Seit 22. April 2015 sind große Unternehmen zur regelmäßigen Durchführung von Energieaudits verpflichtet. | © Coloures-pic - Fotolia
Seit 22. April 2015 sind große Unternehmen zur regelmäßigen Durchführung von Energieaudits verpflichtet. | © Coloures-pic - Fotolia

Am 22. April 2015 sind die Änderungen des Energiedienstleistungsgesetzes (EDL-G) in Kraft getreten, mit denen die Energieeffizienzrichtlinie 2012/27/EU in deutsches Recht umgesetzt wurde. Seither sind große Unternehmen zur regelmäßigen Durchführung von Energieaudits verpflichtet. Die Regelungen erfassen in besonderem Maße die öffentliche Hand, für die einige Besonderheiten gelten.

Alle vier Jahre

Nach §§ 8 ff i.V.m. 1 Nr. 4 EDL-G müssen alle Unternehmen, die kein Kleinstunternehmen bzw. kein kleines oder mittleres Unternehmen (KMU) i.S.d. Empfehlung der Kommission 2003/361/EG sind, erstmals bis zum 5. Dezember 2015 ein Energieaudit erstellen lassen und anschließend alle vier Jahre wiederholen. Ein Energieaudit ist ein systematisches Verfahren zur Erlangung von Informationen über das Energieverbrauchsprofil, zur Ermittlung und Quantifizierung der Möglichkeiten für wirtschaftliche Energieeinsparungen und zur Erfassung der Ergebnisse in einem Bericht. Die erfassten Unternehmen sind von der Pflicht zur Durchführung eines Energieaudits befreit, wenn sie bis zum Stichtag entweder ein zertifiziertes Energiemanagementsystem oder ein Umweltmanagementsystem eingeführt haben.

Das Bundesamt für Wirtschaft und Ausfuhrkontrolle (BAFA) wird künftig als Aufsichtsbehörde Stichprobenkontrollen zur Durchführung der Energieaudits durchführen. Ein nicht, nicht richtig, nicht vollständig oder nicht rechtzeitig durchgeführtes Energieaudit kann mit einem Bußgeld von bis zu 50.000 € geahndet werden. Das BAFA hat am 13. 05. 2015 ein „Merkblatt für Energieaudits” veröffentlicht, das für die Unternehmen die Gesetzesanwendung erleichtern soll.


Erfasste Unternehmen

Die Auditierungspflicht gilt nur für große Unternehmen i.S.d. Kommissionsempfehlung (Nicht-KMU). Als Unternehmen gilt danach jede Einheit, unabhängig von ihrer Rechtsform, die eine wirtschaftliche Tätigkeit ausübt. Der aus den beiden Merkmalen „Einheit” und „wirtschaftliche Tätigkeit” bestehende Unternehmensbegriff ist nach allgemeiner Ansicht in jeder Hinsicht weit zu verstehen. Insbesondere für die öffentliche Hand ergeben sich in diesem Zusammenhang einige Besonderheiten.

Einheit …

In seinem Merkblatt geht das BAFA von einem durchaus engeren Verständnis des Unternehmensbegriffs aus, indem es auf „jede rechtlich selbständige” Einheit abstellt, „die aus handels- und/oder steuerrechtlichen Gründen Bücher führt und bilanziert”. Bei kommunalen Unternehmen sei „jede organisatorisch selbständige Einheit” verpflichtet, auf eine eigene Rechtspersönlichkeit komme es nicht an; diese Sichtweise kommt vor allem der Kommunalwirtschaft entgegen, auch wenn m.E. die (europa-)rechtliche Grundlage dafür fehlt.
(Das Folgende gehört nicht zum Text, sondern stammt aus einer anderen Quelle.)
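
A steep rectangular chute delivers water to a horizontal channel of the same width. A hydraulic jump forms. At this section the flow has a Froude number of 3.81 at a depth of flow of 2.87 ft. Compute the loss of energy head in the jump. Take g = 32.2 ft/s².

Fr₁ = 3.81 (given).
By Bélanger, y₂/y₁ = ½[√(1 + 8Fr₁²) − 1] = ½[√117.1 − 1] = 4.91.
y₂ = 4.91 × 2.87 = 14.1 ft.
Head loss: ΔE = (y₂ − y₁)³/(4y₁y₂) = (14.1 − 2.87)³/(4×2.87×14.1) = 1415/162 = 8.74 ft.

ΔE = 8.74 ft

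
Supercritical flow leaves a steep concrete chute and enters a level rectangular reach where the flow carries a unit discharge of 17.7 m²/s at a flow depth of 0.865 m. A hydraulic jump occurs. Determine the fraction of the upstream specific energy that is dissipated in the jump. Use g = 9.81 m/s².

ΔE/E₁ = 0.621 (62.1%)

V₁ = q/y₁ = 17.7/0.865 = 20.5 m/s. Fr₁ = V₁/√(g·y₁) = 20.5/√(9.81×0.865) = 7.02.
Bélanger equation: y₂/y₁ = ½[√(1 + 8Fr₁²) − 1] = ½[√395.7 − 1] = 9.45.
y₂ = 9.45 × 0.865 = 8.17 m.
E₁ = y₁ + V₁²/2g = 22.2 m. ΔE = (y₂ − y₁)³/(4y₁y₂) = 13.8 m. ΔE/E₁ = 13.8/22.2 = 0.621.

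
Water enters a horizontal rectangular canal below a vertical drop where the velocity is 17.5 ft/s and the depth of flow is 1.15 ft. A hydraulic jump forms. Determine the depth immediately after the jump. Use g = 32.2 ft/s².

Fr₁ = V₁/√(g·y₁) = 17.5/√(32.2×1.15) = 2.88.
By Bélanger, y₂/y₁ = ½[√(1 + 8Fr₁²) − 1] = ½[√67.16 − 1] = 3.60.
y₂ = 3.60 × 1.15 = 4.14 ft.

y₂ = 4.14 ft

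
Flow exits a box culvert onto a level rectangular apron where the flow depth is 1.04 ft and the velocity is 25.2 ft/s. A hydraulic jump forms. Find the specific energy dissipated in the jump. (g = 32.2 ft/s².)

Fr₁ = V₁/√(g·y₁) = 25.2/√(32.2×1.04) = 4.35.
Sequent-depth ratio: y₂/y₁ = ½[√(1 + 8Fr₁²) − 1] = ½[√152.7 − 1] = 5.68.
y₂ = 5.68 × 1.04 = 5.91 ft.
Head loss: ΔE = (y₂ − y₁)³/(4y₁y₂) = (5.91 − 1.04)³/(4×1.04×5.91) = 115/24.6 = 4.69 ft.

ΔE = 4.69 ft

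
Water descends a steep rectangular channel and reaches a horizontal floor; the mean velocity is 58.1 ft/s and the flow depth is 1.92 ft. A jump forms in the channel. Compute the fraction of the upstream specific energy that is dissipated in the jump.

Fr₁ = V₁/√(g·y₁) = 58.1/√(32.2×1.92) = 7.39.
Sequent-depth ratio: y₂/y₁ = ½[√(1 + 8Fr₁²) − 1] = ½[√437.8 − 1] = 9.96.
y₂ = 9.96 × 1.92 = 19.1 ft.
E₁ = y₁ + V₁²/2g = 54.3 ft. ΔE = (y₂ − y₁)³/(4y₁y₂) = 34.7 ft. ΔE/E₁ = 34.7/54.3 = 0.638.

ΔE/E₁ = 0.638 (63.8%)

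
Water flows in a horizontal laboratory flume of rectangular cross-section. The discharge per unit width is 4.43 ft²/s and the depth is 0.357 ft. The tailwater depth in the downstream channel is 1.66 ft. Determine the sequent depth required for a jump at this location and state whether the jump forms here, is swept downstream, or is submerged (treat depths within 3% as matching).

V₁ = q/y₁ = 4.43/0.357 = 12.4 ft/s. Fr₁ = V₁/√(g·y₁) = 12.4/√(32.2×0.357) = 3.66.
Conjugate-depth relation: y₂/y₁ = ½[√(1 + 8Fr₁²) − 1] = ½[√108.2 − 1] = 4.70.
y₂ = 4.70 × 0.357 = 1.68 ft.
Tailwater y_tw = 1.66 ft: y_tw ≈ y₂, so the jump forms here.

y₂ = 1.68 ft; the jump forms here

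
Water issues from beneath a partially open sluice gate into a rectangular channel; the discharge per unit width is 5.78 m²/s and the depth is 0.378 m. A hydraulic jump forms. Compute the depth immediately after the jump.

y₂ = 4.06 m

V₁ = q/y₁ = 5.78/0.378 = 15.3 m/s. Fr₁ = V₁/√(g·y₁) = 15.3/√(9.81×0.378) = 7.94.
Sequent-depth ratio: y₂/y₁ = ½[√(1 + 8Fr₁²) − 1] = ½[√505.4 − 1] = 10.7.
y₂ = 10.7 × 0.378 = 4.06 m.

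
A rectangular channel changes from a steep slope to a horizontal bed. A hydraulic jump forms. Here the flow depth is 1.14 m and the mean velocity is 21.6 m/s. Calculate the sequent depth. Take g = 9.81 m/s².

y₂ = 9.86 m

Fr₁ = V₁/√(g·y₁) = 21.6/√(9.81×1.14) = 6.46.
Sequent-depth ratio: y₂/y₁ = ½[√(1 + 8Fr₁²) − 1] = ½[√334.8 − 1] = 8.65.
y₂ = 8.65 × 1.14 = 9.86 m.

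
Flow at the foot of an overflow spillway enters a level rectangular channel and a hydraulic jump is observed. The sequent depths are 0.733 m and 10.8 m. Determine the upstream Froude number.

Fr₁ = 10.8

For a rectangular channel the momentum equation gives q² = ½·g·y₁·y₂·(y₁ + y₂) = ½×9.81×0.733×10.8×11.5 = 448.
q = √448 = 21.2 m²/s.
V₁ = q/y₁ = 28.9 m/s; Fr₁ = V₁/√(g·y₁) = 10.8.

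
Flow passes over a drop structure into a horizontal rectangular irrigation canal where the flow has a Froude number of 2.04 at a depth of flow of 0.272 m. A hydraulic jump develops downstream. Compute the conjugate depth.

Fr₁ = 2.04 (given).
Bélanger equation: y₂/y₁ = ½[√(1 + 8Fr₁²) − 1] = ½[√34.29 − 1] = 2.43.
y₂ = 2.43 × 0.272 = 0.660 m.

y₂ = 0.660 m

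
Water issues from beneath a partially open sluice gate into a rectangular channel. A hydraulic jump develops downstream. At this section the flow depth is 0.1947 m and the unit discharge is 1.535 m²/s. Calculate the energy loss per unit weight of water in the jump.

V₁ = q/y₁ = 1.535/0.1947 = 7.884 m/s. Fr₁ = V₁/√(g·y₁) = 7.884/√(9.81×0.1947) = 5.705.
By Bélanger, y₂/y₁ = ½[√(1 + 8Fr₁²) − 1] = ½[√261.34 − 1] = 7.583.
y₂ = 7.583 × 0.1947 = 1.476 m.
Head loss: ΔE = (y₂ − y₁)³/(4y₁y₂) = (1.476 − 0.1947)³/(4×0.1947×1.476) = 2.106/1.150 = 1.831 m.

ΔE = 1.831 m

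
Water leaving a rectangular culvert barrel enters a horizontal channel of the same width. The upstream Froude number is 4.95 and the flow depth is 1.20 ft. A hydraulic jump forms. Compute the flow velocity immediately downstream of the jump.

V₂ = 4.72 ft/s

Fr₁ = 4.95 (given).
Conjugate-depth relation: y₂/y₁ = ½[√(1 + 8Fr₁²) − 1] = ½[√197.0 − 1] = 6.52.
y₂ = 6.52 × 1.20 = 7.82 ft.
V₁ = Fr₁·√(g·y₁) = 4.95×√(32.2×1.20) = 30.8 ft/s; q = V₁·y₁ = 36.9 ft²/s.
V₂ = q/y₂ = 36.9/7.82 = 4.72 ft/s.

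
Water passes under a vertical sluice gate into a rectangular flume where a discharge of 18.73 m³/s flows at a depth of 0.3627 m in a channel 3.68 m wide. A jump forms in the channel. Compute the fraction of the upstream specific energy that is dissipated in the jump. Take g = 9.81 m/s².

ΔE/E₁ = 0.640 (64.0%)

q = Q/b = 18.73/3.68 = 5.090 m²/s; V₁ = q/y₁ = 14.03 m/s. Fr₁ = V₁/√(g·y₁) = 7.439.
From the momentum equation for a rectangular channel, y₂/y₁ = ½[√(1 + 8Fr₁²) − 1] = ½[√443.75 − 1] = 10.03.
y₂ = 10.03 × 0.3627 = 3.639 m.
E₁ = y₁ + V₁²/2g = 10.40 m. ΔE = (y₂ − y₁)³/(4y₁y₂) = 6.661 m. ΔE/E₁ = 6.661/10.40 = 0.640.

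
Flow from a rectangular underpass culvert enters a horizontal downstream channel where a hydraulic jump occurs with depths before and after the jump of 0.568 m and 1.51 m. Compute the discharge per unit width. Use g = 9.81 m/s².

For a rectangular channel the momentum equation gives q² = ½·g·y₁·y₂·(y₁ + y₂) = ½×9.81×0.568×1.51×2.08 = 8.74.
q = √8.74 = 2.96 m²/s.

q = 2.96 m²/s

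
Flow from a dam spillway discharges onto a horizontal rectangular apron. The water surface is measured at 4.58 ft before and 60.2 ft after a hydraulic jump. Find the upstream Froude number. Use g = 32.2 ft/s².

Fr₁ = 9.64

For a rectangular channel the momentum equation gives q² = ½·g·y₁·y₂·(y₁ + y₂) = ½×32.2×4.58×60.2×64.8 = 287560.
q = √287560 = 536 ft²/s.
V₁ = q/y₁ = 117 ft/s; Fr₁ = V₁/√(g·y₁) = 9.64.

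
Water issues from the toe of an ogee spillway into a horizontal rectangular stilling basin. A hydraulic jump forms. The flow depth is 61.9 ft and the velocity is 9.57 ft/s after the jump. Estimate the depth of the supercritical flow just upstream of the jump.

Fr₂ = V₂/√(g·y₂) = 9.57/√(32.2×61.9) = 0.214.
The Bélanger relation is symmetric: y₁/y₂ = ½[√(1 + 8Fr₂²) − 1] = ½[√1.368 − 1] = 0.0847.
y₁ = 0.0847 × 61.9 = 5.24 ft.

y₁ = 5.24 ft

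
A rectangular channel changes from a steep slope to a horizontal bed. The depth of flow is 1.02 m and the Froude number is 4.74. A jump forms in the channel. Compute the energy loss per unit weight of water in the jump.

Fr₁ = 4.74 (given).
Sequent-depth ratio: y₂/y₁ = ½[√(1 + 8Fr₁²) − 1] = ½[√180.7 − 1] = 6.22.
y₂ = 6.22 × 1.02 = 6.35 m.
V₁ = Fr₁·√(g·y₁) = 4.74×√(9.81×1.02) = 15.0 m/s; q = V₁·y₁ = 15.3 m²/s. V₂ = q/y₂ = 15.3/6.35 = 2.41 m/s. E₁ = y₁ + V₁²/2g = 12.5 m; E₂ = y₂ + V₂²/2g = 6.64 m. ΔE = E₁ − E₂ = 5.84 m.

ΔE = 5.84 m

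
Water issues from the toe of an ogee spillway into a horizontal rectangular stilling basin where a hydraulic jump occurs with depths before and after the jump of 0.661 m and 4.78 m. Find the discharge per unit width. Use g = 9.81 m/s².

For a rectangular channel the momentum equation gives q² = ½·g·y₁·y₂·(y₁ + y₂) = ½×9.81×0.661×4.78×5.44 = 84.3.
q = √84.3 = 9.18 m²/s.

q = 9.18 m²/s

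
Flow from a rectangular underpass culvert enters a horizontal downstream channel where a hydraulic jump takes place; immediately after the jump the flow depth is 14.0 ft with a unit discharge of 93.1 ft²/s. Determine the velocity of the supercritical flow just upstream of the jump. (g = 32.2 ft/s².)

V₂ = q/y₂ = 93.1/14.0 = 6.65 ft/s; Fr₂ = V₂/√(g·y₂) = 0.313.
From the momentum equation (using Fr₂), y₁/y₂ = ½[√(1 + 8Fr₂²) − 1] = ½[√1.785 − 1] = 0.168.
y₁ = 0.168 × 14.0 = 2.35 ft.
V₁ = q/y₁ = 93.1/2.35 = 39.6 ft/s.

V₁ = 39.6 ft/s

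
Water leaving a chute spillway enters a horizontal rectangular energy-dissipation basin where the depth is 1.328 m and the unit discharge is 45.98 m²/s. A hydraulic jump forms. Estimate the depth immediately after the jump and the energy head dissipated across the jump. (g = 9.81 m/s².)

V₁ = q/y₁ = 45.98/1.328 = 34.62 m/s. Fr₁ = V₁/√(g·y₁) = 34.62/√(9.81×1.328) = 9.593.
By Bélanger, y₂/y₁ = ½[√(1 + 8Fr₁²) − 1] = ½[√737.15 − 1] = 13.08.
y₂ = 13.08 × 1.328 = 17.36 m.
V₂ = q/y₂ = 45.98/17.36 = 2.648 m/s. E₁ = y₁ + V₁²/2g = 62.43 m; E₂ = y₂ + V₂²/2g = 17.72 m. ΔE = E₁ − E₂ = 44.71 m.

y₂ = 17.36 m; ΔE = 44.71 m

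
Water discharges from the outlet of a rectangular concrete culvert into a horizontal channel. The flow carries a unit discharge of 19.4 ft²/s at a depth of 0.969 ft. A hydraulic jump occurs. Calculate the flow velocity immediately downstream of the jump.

V₁ = q/y₁ = 19.4/0.969 = 20.0 ft/s. Fr₁ = V₁/√(g·y₁) = 20.0/√(32.2×0.969) = 3.58.
From the momentum equation for a rectangular channel, y₂/y₁ = ½[√(1 + 8Fr₁²) − 1] = ½[√103.8 − 1] = 4.59.
y₂ = 4.59 × 0.969 = 4.45 ft.
V₂ = q/y₂ = 19.4/4.45 = 4.36 ft/s.

V₂ = 4.36 ft/s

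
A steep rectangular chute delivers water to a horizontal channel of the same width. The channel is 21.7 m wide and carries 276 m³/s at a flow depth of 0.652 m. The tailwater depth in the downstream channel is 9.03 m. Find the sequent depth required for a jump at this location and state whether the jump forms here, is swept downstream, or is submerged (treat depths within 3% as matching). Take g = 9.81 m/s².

q = Q/b = 276/21.7 = 12.7 m²/s; V₁ = q/y₁ = 19.5 m/s. Fr₁ = V₁/√(g·y₁) = 7.71.
From the momentum equation for a rectangular channel, y₂/y₁ = ½[√(1 + 8Fr₁²) − 1] = ½[√477.0 − 1] = 10.4.
y₂ = 10.4 × 0.652 = 6.79 m.
Tailwater y_tw = 9.03 m: y_tw > y₂, so the jump is submerged.

y₂ = 6.79 m; the jump is submerged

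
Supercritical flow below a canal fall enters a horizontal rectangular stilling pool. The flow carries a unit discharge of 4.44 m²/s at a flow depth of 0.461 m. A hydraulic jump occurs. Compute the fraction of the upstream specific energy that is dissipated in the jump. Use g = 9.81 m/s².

ΔE/E₁ = 0.448 (44.8%)

V₁ = q/y₁ = 4.44/0.461 = 9.63 m/s. Fr₁ = V₁/√(g·y₁) = 9.63/√(9.81×0.461) = 4.53.
Sequent-depth ratio: y₂/y₁ = ½[√(1 + 8Fr₁²) − 1] = ½[√165.1 − 1] = 5.92.
y₂ = 5.92 × 0.461 = 2.73 m.
E₁ = y₁ + V₁²/2g = 5.19 m. ΔE = (y₂ − y₁)³/(4y₁y₂) = 2.32 m. ΔE/E₁ = 2.32/5.19 = 0.448.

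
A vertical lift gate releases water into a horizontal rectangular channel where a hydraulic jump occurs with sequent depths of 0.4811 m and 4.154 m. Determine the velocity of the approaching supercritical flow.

For a rectangular channel the momentum equation gives q² = ½·g·y₁·y₂·(y₁ + y₂) = ½×9.81×0.4811×4.154×4.635 = 45.44.
q = √45.44 = 6.741 m²/s.
V₁ = q/y₁ = 6.741/0.4811 = 14.01 m/s.

V₁ = 14.01 m/s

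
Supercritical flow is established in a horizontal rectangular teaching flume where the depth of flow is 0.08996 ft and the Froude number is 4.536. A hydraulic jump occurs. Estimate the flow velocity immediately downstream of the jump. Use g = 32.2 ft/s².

Fr₁ = 4.536 (given).
From the momentum equation for a rectangular channel, y₂/y₁ = ½[√(1 + 8Fr₁²) − 1] = ½[√165.60 − 1] = 5.934.
y₂ = 5.934 × 0.08996 = 0.5339 ft.
V₁ = Fr₁·√(g·y₁) = 4.536×√(32.2×0.08996) = 7.720 ft/s; q = V₁·y₁ = 0.6945 ft²/s.
V₂ = q/y₂ = 0.6945/0.5339 = 1.301 ft/s.

V₂ = 1.301 ft/s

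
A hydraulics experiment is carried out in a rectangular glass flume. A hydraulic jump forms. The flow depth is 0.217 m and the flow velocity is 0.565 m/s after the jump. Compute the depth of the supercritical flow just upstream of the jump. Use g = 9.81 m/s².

Fr₂ = V₂/√(g·y₂) = 0.565/√(9.81×0.217) = 0.387.
From the momentum equation (using Fr₂), y₁/y₂ = ½[√(1 + 8Fr₂²) − 1] = ½[√2.200 − 1] = 0.242.
y₁ = 0.242 × 0.217 = 0.0524 m.

y₁ = 0.0524 m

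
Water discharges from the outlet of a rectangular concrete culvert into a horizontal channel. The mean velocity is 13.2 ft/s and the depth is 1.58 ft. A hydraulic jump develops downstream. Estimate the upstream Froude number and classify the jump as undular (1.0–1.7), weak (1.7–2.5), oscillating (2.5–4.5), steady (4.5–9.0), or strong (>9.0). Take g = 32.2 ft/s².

Fr₁ = 1.85; weak jump

Fr₁ = V₁/√(g·y₁) = 13.2/√(32.2×1.58) = 1.85.
Fr₁ = 1.85 lies in the weak range.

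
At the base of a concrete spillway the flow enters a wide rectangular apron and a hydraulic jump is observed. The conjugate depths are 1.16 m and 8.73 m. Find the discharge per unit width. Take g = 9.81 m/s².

For a rectangular channel the momentum equation gives q² = ½·g·y₁·y₂·(y₁ + y₂) = ½×9.81×1.16×8.73×9.89 = 491.
q = √491 = 22.2 m²/s.

q = 22.2 m²/s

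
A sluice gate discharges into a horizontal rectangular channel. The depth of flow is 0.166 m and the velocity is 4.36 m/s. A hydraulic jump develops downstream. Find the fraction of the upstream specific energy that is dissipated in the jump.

ΔE/E₁ = 0.318 (31.8%)

Fr₁ = V₁/√(g·y₁) = 4.36/√(9.81×0.166) = 3.42.
By Bélanger, y₂/y₁ = ½[√(1 + 8Fr₁²) − 1] = ½[√94.39 − 1] = 4.36.
y₂ = 4.36 × 0.166 = 0.723 m.
E₁ = y₁ + V₁²/2g = 1.13 m. ΔE = (y₂ − y₁)³/(4y₁y₂) = 0.360 m. ΔE/E₁ = 0.360/1.13 = 0.318.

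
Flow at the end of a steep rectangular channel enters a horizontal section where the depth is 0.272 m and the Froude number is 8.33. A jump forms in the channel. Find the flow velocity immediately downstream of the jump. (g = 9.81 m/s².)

V₂ = 1.21 m/s

Fr₁ = 8.33 (given).
Bélanger equation: y₂/y₁ = ½[√(1 + 8Fr₁²) − 1] = ½[√556.1 − 1] = 11.3.
y₂ = 11.3 × 0.272 = 3.07 m.
V₁ = Fr₁·√(g·y₁) = 8.33×√(9.81×0.272) = 13.6 m/s; q = V₁·y₁ = 3.70 m²/s.
V₂ = q/y₂ = 3.70/3.07 = 1.21 m/s.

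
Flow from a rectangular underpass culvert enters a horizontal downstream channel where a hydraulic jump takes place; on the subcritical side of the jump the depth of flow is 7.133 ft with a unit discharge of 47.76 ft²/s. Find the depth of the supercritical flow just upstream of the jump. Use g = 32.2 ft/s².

y₁ = 2.142 ft

V₂ = q/y₂ = 47.76/7.133 = 6.696 ft/s; Fr₂ = V₂/√(g·y₂) = 0.4418.
Applying the sequent-depth relation in reverse, y₁/y₂ = ½[√(1 + 8Fr₂²) − 1] = ½[√2.5615 − 1] = 0.3002.
y₁ = 0.3002 × 7.133 = 2.142 ft.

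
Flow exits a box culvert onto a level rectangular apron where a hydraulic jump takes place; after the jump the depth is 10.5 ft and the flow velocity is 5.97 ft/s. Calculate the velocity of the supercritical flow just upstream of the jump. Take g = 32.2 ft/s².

V₁ = 33.4 ft/s

Fr₂ = V₂/√(g·y₂) = 5.97/√(32.2×10.5) = 0.325.
From the momentum equation (using Fr₂), y₁/y₂ = ½[√(1 + 8Fr₂²) − 1] = ½[√1.843 − 1] = 0.179.
y₁ = 0.179 × 10.5 = 1.88 ft.
V₁ = q/y₁ = 62.7/1.88 = 33.4 ft/s.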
Wesentliche der öffentlichen Hand zur Verfügung stehende Organisationsformen erfüllen die genannten Voraussetzungen, namentlich Eigenbetriebe, Anstalten des öffentlichen Rechts, Zweckverbände und Gesellschaften des privaten Rechts. Nach ausdrücklicher Lesart des BAFA sind dagegen Regiebetriebemangels hinreichender Selbständigkeit nicht erfasst.

… und wirtschaftliche Tätigkeit

Entscheidend ist, dass eine Einheit einer wirtschaftlichen Tätigkeit nachgeht. Wirtschaftlich ist jede Tätigkeit, die darin besteht, Güter oder Dienstleistungen auf einem bestimmten Markt anzubieten. Eine Gewinnerzielungsabsicht ist nicht erforderlich. Eine lediglich vorübergehende oder gelegentliche Teilnahme am Wirtschaftsleben genügt nach Ansicht des BAFA nicht.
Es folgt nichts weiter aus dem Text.